Publication year - 1996
Publication title -
journal of leukocyte biology
Language(s) - English
Resource type - Journals
SCImago Journal Rank - 1.819
H-Index - 191
eISSN - 1938-3673
pISSN - 0741-5400
DOI - 10.1002/jlb.59.2.196
Subject(s) - biology , cd8 , major histocompatibility complex , bone marrow , immunology , cd90 , mhc class ii , antigen presentation , immune system , ovalbumin , cd40 , antigen , dendritic cell , microbiology and biotechnology , in vitro , cytotoxic t cell , t cell , stem cell , biochemistry , cd34
Although the rat is commonly used for basic immunology and transplantation research, phenotypic and functional characterization of rat dendritic cells (DCs) lags behind similar studies in the human and mouse. Therefore, these features were examined using DCs propagated from cultures of rat bone marrow maintained in a medium supplemented with granulocyte‐monocyte colony‐stimulating factor. Analysis of cytospin preparations of cultured cells showed that DCs arise from OX7 + myelomonocytic precursors. Typical mature rat DCs were morphologically similar to their mouse and human counterparts and expressed major histocompatibility complex (MHC) class II (common part determinant of Ia), OX62 (integrin molecule), OX7 (CD90), ICAM‐1 (CD54), and CTLA4 counterreceptor, but were negative for OX8 (CD8), OX19 (CD5), W3/25 (CD4), and ED2, a rat macrophage marker.
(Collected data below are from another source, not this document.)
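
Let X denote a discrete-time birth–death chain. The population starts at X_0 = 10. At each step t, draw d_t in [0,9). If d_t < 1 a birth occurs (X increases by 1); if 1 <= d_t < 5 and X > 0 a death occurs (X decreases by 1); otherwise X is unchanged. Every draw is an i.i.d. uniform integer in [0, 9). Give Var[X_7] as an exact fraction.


X can drop by at most 1 per step and X_0 = 10 > T = 7, so X_t >= 10 − t >= 3 > 0 for every t <= 7: the floor at 0 (the 'and X > 0' condition) never binds. Hence X_7 = X_0 + Σ_{t<7} Y_t with i.i.d. increments Y_t = y(d_t) ∈ {+1, −1, 0}.
Outcome values over d=0..8: [1, -1, -1, -1, -1, 0, 0, 0, 0]
Σy = -3, Σy² = 5, M = 9
μ = -3/9 = -1/3,  σ² = 5/9 − (-1/3)² = 4/9
Independent increments: Var[X_7] = 7·σ² = 7·(4/9) = 28/9

28/9


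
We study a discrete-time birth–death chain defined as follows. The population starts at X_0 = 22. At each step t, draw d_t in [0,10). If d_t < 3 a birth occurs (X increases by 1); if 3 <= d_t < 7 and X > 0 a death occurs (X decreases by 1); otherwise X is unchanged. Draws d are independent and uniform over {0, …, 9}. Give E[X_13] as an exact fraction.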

Functional analysis of OX62 + sorted DCs showed that they could effectively present the soluble antigen ovalbumin to naive T cells in vitro. A combination of anti‐MHC class II monoclonal antibody and CTLA4‐immunoglobulin inhibited allostimulatory ability more effectively than either reagent alone. Implications for studying the role of DCs in immune responses in the rat are discussed.